My point is only that sitting in plain sight are hundreds and thousands of STEM people we’ve overlooked, whom we have failed to recognize or educate in grade-school and high school and probably bored them with stuff they could have cared less about and failed to stimulate their analytic talent and so they are mediocre, average students who go on to live mediocre average lives.
We fail as a society by our individual state defined systems of education, teacher accreditation and education and localized school funding and homegrown “local election popularity contest school boards” running the system.
If you want quality education for our youth you can’t let local bullshit artists and state politicians run the system any old which-way they think. This is not an educational system… it’s chaos.
BTW her husband always told me she’s far smarter than she looks or lets on. He had insight too.
I wonder how many people that attack universities went to universities?
Course, I know they are all exceptional people that succeeded despite going to universities, and they, unlike most others, made the best of a bad situation mainly due to their genetic makeup.
Barkley,
Yes, there have been people in majors “like German and English and philosophy.” There were even those in the proverbial underwater basketweaving. But what we have now is even less useful. Take the woman in Longtooth’s interminable story.
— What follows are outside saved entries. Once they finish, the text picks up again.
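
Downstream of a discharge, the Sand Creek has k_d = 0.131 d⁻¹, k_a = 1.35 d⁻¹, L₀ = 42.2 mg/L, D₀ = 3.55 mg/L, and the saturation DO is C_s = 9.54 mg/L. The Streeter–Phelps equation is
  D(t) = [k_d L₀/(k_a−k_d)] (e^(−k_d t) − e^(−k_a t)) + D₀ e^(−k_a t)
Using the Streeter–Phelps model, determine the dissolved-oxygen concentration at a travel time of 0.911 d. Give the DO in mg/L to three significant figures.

k_d L₀/(k_a−k_d) = 0.131×42.2/(1.35−0.131) = 5.528/1.219 = 4.535 mg/L.
e^(−k_d t) = e^(−0.131×0.9110) = 0.8875; e^(−k_a t) = e^(−1.35×0.9110) = 0.2923.
D = 4.535 × (0.8875 − 0.2923) + 3.55 × 0.2923 = 2.699 + 1.038 = 3.737 mg/L.
DO = C_s − D = 9.54 − 3.737 = 5.803 mg/L.

DO ≈ 5.80 mg/L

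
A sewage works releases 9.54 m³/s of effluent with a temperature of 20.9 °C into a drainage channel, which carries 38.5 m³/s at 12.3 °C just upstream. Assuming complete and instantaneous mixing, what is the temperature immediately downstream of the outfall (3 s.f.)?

Flow-weighted mixing: C = (Q_r C_r + Q_w C_w)/(Q_r + Q_w)
= (38.5×12.3 + 9.54×20.9)/(38.5 + 9.54) = 672.9/48.04 = 14.01 °C.

14.0 °C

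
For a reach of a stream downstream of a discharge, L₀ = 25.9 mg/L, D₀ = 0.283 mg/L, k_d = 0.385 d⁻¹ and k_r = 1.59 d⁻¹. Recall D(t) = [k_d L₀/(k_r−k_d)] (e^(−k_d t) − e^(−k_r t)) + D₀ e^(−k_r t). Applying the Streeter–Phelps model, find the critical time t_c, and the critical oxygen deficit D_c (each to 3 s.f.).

At the critical point dD/dt = 0, so k_d L₀ e^(−k_d t) = k_r D. Substituting D(t) from the Streeter–Phelps equation and solving for t gives
t_c = ln[(k_r/k_d)(1 − D₀(k_r−k_d)/(k_d L₀))] / (k_r−k_d).
Here k_r−k_d = 1.205 d⁻¹ and 1 − D₀(k_r−k_d)/(k_d L₀) = 1 − 0.283×1.205/(0.385×25.9) = 0.9658, so
t_c = ln(4.130 × 0.9658) / 1.205 = 1.383 / 1.205 = 1.148 d.
D_c = (k_d/k_r) L₀ e^(−k_d t_c) = (0.385/1.59) × 25.9 × e^(−0.385×1.148) = 0.2421 × 25.9 × 0.6427 = 4.031 mg/L.

t_c ≈ 1.15 d; D_c ≈ 4.03 mg/L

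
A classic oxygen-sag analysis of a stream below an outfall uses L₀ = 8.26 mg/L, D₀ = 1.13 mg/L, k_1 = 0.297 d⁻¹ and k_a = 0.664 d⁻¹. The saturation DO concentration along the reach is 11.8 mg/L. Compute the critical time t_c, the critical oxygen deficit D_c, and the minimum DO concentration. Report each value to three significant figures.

t_c = [1/(k_a−k_1)] ln[(k_a/k_1)(1 − D₀(k_a−k_1)/(k_1 L₀))]
= [1/(0.664−0.297)] ln[(0.664/0.297)(1 − 1.13×0.3670/(0.297×8.26))]
= (1/0.3670) ln[2.236 × 0.8310] = 2.725 × ln(1.858) = 2.725 × 0.6194 = 1.688 d.
L(t_c) = L₀ e^(−k_1 t_c) = 8.26 × 0.6058 = 5.004 mg/L, and at the critical point k_a D_c = k_1 L, so D_c = (0.297/0.664) × 5.004 = 2.238 mg/L.
Minimum DO = C_s − D_c = 11.8 − 2.238 = 9.562 mg/L.

t_c ≈ 1.69 d; D_c ≈ 2.24 mg/L; min DO ≈ 9.56 mg/L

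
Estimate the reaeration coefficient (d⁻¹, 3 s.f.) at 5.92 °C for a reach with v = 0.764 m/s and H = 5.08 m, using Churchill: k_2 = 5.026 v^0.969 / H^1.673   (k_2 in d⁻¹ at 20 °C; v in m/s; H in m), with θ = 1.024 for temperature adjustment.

k_2 ≈ 0.183 d⁻¹

k_2(20) = 5.026 × 0.764^0.969 / 5.08^1.673 = 5.026 × 0.7704 / 15.17 = 0.2553 d⁻¹.
k_2(5.92) = 0.2553 × 1.024^(5.92−20) = 0.2553 × 0.7161 = 0.1828 d⁻¹.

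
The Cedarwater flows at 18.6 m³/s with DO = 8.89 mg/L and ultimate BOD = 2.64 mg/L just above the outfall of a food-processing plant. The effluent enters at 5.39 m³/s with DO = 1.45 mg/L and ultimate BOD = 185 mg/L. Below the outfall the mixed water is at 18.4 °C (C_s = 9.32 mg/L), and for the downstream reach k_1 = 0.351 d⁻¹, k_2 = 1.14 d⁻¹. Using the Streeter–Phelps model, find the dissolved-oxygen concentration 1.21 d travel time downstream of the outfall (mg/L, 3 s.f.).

Mixed DO = (18.6×8.89 + 5.39×1.45)/(18.6+5.39) = 173.2/23.99 = 7.218 mg/L.
Mixed L₀ = (18.6×2.64 + 5.39×185)/(23.99) = 1046/23.99 = 43.61 mg/L.
Initial deficit D₀ = C_s − DO₀ = 9.32 − 7.218 = 2.102 mg/L.
D(1.21) = [0.351×43.61/(1.14−0.351)](e^(−0.351×1.21) − e^(−1.14×1.21)) + 2.102 e^(−1.14×1.21)
= 19.40 × (0.6540 − 0.2517) + 2.102 × 0.2517 = 8.333 mg/L.
DO = 9.32 − 8.333 = 0.9871 mg/L.

DO ≈ 0.987 mg/L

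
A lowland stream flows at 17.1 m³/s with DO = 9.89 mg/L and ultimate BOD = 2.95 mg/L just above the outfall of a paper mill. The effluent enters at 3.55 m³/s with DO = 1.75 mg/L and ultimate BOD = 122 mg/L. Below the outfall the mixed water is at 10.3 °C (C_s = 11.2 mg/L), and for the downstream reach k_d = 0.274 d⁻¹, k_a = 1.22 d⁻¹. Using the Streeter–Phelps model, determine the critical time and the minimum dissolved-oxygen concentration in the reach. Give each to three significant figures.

t_c ≈ 1.04 d; minimum DO ≈ 7.24 mg/L

Mixed DO = (17.1×9.89 + 3.55×1.75)/(17.1+3.55) = 175.3/20.65 = 8.491 mg/L.
Mixed L₀ = (17.1×2.95 + 3.55×122)/(20.65) = 483.5/20.65 = 23.42 mg/L.
Initial deficit D₀ = C_s − DO₀ = 11.2 − 8.491 = 2.709 mg/L.
t_c = (1/0.9460) ln[(1.22/0.274)(1 − 2.709×0.9460/(0.274×23.42))] = 1.057 × ln(2.674) = 1.040 d.
D_c = (0.274/1.22) × 23.42 × e^(−0.274×1.040) = 0.2246 × 23.42 × 0.7521 = 3.955 mg/L.
Minimum DO = 11.2 − 3.955 = 7.245 mg/L.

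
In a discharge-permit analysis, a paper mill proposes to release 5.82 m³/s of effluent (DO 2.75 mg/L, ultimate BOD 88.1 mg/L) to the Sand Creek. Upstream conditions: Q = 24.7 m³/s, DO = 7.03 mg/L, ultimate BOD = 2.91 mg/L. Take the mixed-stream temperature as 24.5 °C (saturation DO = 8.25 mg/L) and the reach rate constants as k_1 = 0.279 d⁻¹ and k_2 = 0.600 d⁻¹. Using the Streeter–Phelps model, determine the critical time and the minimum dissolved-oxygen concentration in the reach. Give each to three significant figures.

Mixed DO = (24.7×7.03 + 5.82×2.75)/(24.7+5.82) = 189.6/30.52 = 6.214 mg/L.
Mixed L₀ = (24.7×2.91 + 5.82×88.1)/(30.52) = 584.6/30.52 = 19.16 mg/L.
Initial deficit D₀ = C_s − DO₀ = 8.25 − 6.214 = 2.036 mg/L.
t_c = (1/0.3210) ln[(0.600/0.279)(1 − 2.036×0.3210/(0.279×19.16))] = 3.115 × ln(1.888) = 1.979 d.
D_c = (0.279/0.600) × 19.16 × e^(−0.279×1.979) = 0.4650 × 19.16 × 0.5757 = 5.128 mg/L.
Minimum DO = 8.25 − 5.128 = 3.122 mg/L.

t_c ≈ 1.98 d; minimum DO ≈ 3.12 mg/L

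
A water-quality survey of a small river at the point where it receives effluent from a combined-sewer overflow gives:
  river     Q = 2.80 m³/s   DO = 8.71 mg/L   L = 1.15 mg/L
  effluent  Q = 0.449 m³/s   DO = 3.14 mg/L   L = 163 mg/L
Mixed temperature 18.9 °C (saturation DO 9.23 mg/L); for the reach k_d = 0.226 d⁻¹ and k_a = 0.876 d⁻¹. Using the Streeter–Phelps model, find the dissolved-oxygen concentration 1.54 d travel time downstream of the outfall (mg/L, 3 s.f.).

DO ≈ 5.24 mg/L

Mixed DO = (2.80×8.71 + 0.449×3.14)/(2.80+0.449) = 25.80/3.249 = 7.940 mg/L.
Mixed L₀ = (2.80×1.15 + 0.449×163)/(3.249) = 76.41/3.249 = 23.52 mg/L.
Initial deficit D₀ = C_s − DO₀ = 9.23 − 7.940 = 1.290 mg/L.
D(1.54) = [0.226×23.52/(0.876−0.226)](e^(−0.226×1.54) − e^(−0.876×1.54)) + 1.290 e^(−0.876×1.54)
= 8.177 × (0.7061 − 0.2595) + 1.290 × 0.2595 = 3.986 mg/L.
DO = 9.23 − 3.986 = 5.244 mg/L.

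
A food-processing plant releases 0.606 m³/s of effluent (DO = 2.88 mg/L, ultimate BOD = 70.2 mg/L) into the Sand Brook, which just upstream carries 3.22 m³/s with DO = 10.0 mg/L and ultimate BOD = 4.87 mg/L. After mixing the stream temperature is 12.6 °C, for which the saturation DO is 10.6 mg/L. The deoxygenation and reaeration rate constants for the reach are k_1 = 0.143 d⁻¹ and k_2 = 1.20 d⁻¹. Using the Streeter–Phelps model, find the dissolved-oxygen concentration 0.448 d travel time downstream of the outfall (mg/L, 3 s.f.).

DO ≈ 8.86 mg/L

Mixed DO = (3.22×10.0 + 0.606×2.88)/(3.22+0.606) = 33.95/3.826 = 8.872 mg/L.
Mixed L₀ = (3.22×4.87 + 0.606×70.2)/(3.826) = 58.22/3.826 = 15.22 mg/L.
Initial deficit D₀ = C_s − DO₀ = 10.6 − 8.872 = 1.728 mg/L.
D(0.448) = [0.143×15.22/(1.20−0.143)](e^(−0.143×0.448) − e^(−1.20×0.448)) + 1.728 e^(−1.20×0.448)
= 2.059 × (0.9379 − 0.5841) + 1.728 × 0.5841 = 1.738 mg/L.
DO = 10.6 − 1.738 = 8.862 mg/L.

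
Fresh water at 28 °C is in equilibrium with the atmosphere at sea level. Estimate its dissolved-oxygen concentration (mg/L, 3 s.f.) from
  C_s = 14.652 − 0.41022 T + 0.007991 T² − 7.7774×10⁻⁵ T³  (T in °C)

C_s = 14.652 − 0.41022×28 + 0.007991×28² − 7.7774×10⁻⁵×28³ = 7.723 mg/L.

C_s ≈ 7.72 mg/L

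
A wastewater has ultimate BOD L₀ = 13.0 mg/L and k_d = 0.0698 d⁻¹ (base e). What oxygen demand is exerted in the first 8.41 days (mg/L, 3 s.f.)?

y_t = L₀(1 − e^(−k_d t)) = 13.0 × (1 − e^(−0.0698×8.41))
= 13.0 × (1 − 0.5560) = 13.0 × 0.4440 = 5.772 mg/L.

y ≈ 5.77 mg/L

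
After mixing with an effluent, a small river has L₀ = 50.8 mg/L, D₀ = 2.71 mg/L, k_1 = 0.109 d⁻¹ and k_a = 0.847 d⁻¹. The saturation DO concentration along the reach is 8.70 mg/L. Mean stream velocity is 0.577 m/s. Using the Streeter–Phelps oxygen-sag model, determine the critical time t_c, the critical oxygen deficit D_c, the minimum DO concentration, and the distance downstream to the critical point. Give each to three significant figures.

t_c ≈ 2.17 d; D_c ≈ 5.16 mg/L; min DO ≈ 3.54 mg/L; x_c ≈ 108 km

t_c = [1/(k_a−k_1)] ln[(k_a/k_1)(1 − D₀(k_a−k_1)/(k_1 L₀))]
= [1/(0.847−0.109)] ln[(0.847/0.109)(1 − 2.71×0.7380/(0.109×50.8))]
= (1/0.7380) ln[7.771 × 0.6388] = 1.355 × ln(4.964) = 1.355 × 1.602 = 2.171 d.
D_c = (k_1/k_a) L₀ e^(−k_1 t_c) = (0.109/0.847) × 50.8 × e^(−0.109×2.171) = 0.1287 × 50.8 × 0.7893 = 5.160 mg/L.
Minimum DO = C_s − D_c = 8.70 − 5.160 = 3.540 mg/L.
x_c = v t_c = 0.577 m/s × 2.171 d × 86400 s/d = 108200 m ≈ 108 km.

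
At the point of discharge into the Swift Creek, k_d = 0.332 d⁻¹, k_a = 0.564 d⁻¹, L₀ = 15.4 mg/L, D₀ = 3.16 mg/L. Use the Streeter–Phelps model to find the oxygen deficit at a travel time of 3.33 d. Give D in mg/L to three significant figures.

k_d L₀/(k_a−k_d) = 0.332×15.4/(0.564−0.332) = 5.113/0.2320 = 22.04 mg/L.
e^(−k_d t) = e^(−0.332×3.330) = 0.3310; e^(−k_a t) = e^(−0.564×3.330) = 0.1529.
D = 22.04 × (0.3310 − 0.1529) + 3.16 × 0.1529 = 3.926 + 0.4831 = 4.409 mg/L.

D ≈ 4.41 mg/L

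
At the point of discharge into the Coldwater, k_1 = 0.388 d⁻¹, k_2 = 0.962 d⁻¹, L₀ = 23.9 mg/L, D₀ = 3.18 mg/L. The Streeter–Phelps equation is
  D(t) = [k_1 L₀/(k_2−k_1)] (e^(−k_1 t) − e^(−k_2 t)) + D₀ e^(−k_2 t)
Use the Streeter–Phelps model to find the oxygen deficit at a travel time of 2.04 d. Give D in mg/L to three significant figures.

k_1 L₀/(k_2−k_1) = 0.388×23.9/(0.962−0.388) = 9.273/0.5740 = 16.16 mg/L.
e^(−k_1 t) = e^(−0.388×2.040) = 0.4532; e^(−k_2 t) = e^(−0.962×2.040) = 0.1405.
D = 16.16 × (0.4532 − 0.1405) + 3.18 × 0.1405 = 5.051 + 0.4468 = 5.498 mg/L.

D ≈ 5.50 mg/L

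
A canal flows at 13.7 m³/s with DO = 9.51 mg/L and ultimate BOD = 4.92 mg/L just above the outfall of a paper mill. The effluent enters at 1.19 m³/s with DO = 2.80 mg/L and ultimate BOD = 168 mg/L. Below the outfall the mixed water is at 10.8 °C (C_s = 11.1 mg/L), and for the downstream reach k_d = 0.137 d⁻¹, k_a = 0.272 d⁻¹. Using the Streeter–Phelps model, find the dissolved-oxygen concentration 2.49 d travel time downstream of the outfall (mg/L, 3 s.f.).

DO ≈ 6.32 mg/L

Mixed DO = (13.7×9.51 + 1.19×2.80)/(13.7+1.19) = 133.6/14.89 = 8.974 mg/L.
Mixed L₀ = (13.7×4.92 + 1.19×168)/(14.89) = 267.3/14.89 = 17.95 mg/L.
Initial deficit D₀ = C_s − DO₀ = 11.1 − 8.974 = 2.126 mg/L.
D(2.49) = [0.137×17.95/(0.272−0.137)](e^(−0.137×2.49) − e^(−0.272×2.49)) + 2.126 e^(−0.272×2.49)
= 18.22 × (0.7110 − 0.5080) + 2.126 × 0.5080 = 4.778 mg/L.
DO = 11.1 − 4.778 = 6.322 mg/L.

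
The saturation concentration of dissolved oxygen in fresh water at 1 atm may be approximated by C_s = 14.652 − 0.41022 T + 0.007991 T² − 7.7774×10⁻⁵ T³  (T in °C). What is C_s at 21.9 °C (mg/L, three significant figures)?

C_s = 14.652 − 0.41022×21.9 + 0.007991×21.9² − 7.7774×10⁻⁵×21.9³ = 8.684 mg/L.

C_s ≈ 8.68 mg/L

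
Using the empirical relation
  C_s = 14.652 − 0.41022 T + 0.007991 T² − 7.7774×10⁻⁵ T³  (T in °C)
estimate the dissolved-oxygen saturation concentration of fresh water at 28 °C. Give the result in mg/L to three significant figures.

C_s = 14.652 − 0.41022×28 + 0.007991×28² − 7.7774×10⁻⁵×28³ = 7.723 mg/L.

C_s ≈ 7.72 mg/L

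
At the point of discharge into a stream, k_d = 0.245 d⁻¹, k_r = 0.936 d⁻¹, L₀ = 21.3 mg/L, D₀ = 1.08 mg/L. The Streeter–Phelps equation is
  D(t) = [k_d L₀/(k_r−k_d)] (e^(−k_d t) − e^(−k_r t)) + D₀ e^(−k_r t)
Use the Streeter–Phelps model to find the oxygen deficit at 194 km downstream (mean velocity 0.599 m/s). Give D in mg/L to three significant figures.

Travel time t = x/v = 194 km / (0.599 m/s) = 194000 m / 0.599 m/s = 323900 s = 3.749 d.
k_d L₀/(k_r−k_d) = 0.245×21.3/(0.936−0.245) = 5.218/0.6910 = 7.552 mg/L.
e^(−k_d t) = e^(−0.245×3.749) = 0.3992; e^(−k_r t) = e^(−0.936×3.749) = 0.02994.
D = 7.552 × (0.3992 − 0.02994) + 1.08 × 0.02994 = 2.788 + 0.03233 = 2.821 mg/L.

D ≈ 2.82 mg/L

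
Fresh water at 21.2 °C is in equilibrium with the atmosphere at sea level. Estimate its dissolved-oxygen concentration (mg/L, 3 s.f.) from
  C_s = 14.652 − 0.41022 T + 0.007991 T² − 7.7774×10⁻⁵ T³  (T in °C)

C_s = 14.652 − 0.41022×21.2 + 0.007991×21.2² − 7.7774×10⁻⁵×21.2³ = 8.806 mg/L.

C_s ≈ 8.81 mg/L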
How well do you think things would have worked out for her had she spent four years learning to rail against the white cis-heterosexual orthodox patriarchy for making her find fit, rich males more attractive than unfit, poor ones?
EMichael,
Again, we have the whole issue about your lack of access to or inability to use a search engine. From a Gallup poll a few months ago:
kimel.
the sad part is you think that means something.
Even if I paid any attention to polls in ay way, shape or form, your comment means nothing.
Imagine Tubecrush is popular among a desired commercial demographic. Strip out some of the excess words that the academic journal may need in order to publish it and the advertising industry needs these studies. We should be cautious in predicting any human activity is valueless.
Eric377,
What exactly would the advertising industry do with this conclusion? Everything up to the first comma, sure. It’s just the stuff that gets taught, or used to, in tenth grade biology. But everything after that comma is worthless.
This is about taxes or cost sharing I think. Who cares if someone spends their time writing this and a small number of people go on to read it? I don’t, but I understand if you don’t like taxes funding it or an education system that inflates the costs of studies which will far more predictably lead to careers which end up generating a lot more taxes. Consider that many state systems have seen huge tuition increases over the past 20 years or so at the same time standards for junk like Tubecrush studies seem looser and looser. A system in which departments self-fund to a high degree may be coming.
Eric377,
Taxes and cost sharing are bad enough. Deluding 17 year olds into wasting four years of time and however many tens of thousands is yet another. But frankly, the indoctrination is the worst problem. Yesterday was 158 years since On the Origin of Species was published, and whereas was had creationists disputing reality on the right for a long time, now we have this bad of clowns doing the same thing on the left. And it isn’t possible to suspend thought in one direction while keeping sanity in every other direction. Adopting one incredibly silly set of beliefs leads to adopting others.
Mr. Kimel…
For once I agree with one statement you made:
“Adopting one incredibly silly set of beliefs leads to adopting others::
The first thing that comes to mind is the silly set of beliefs in a “god”.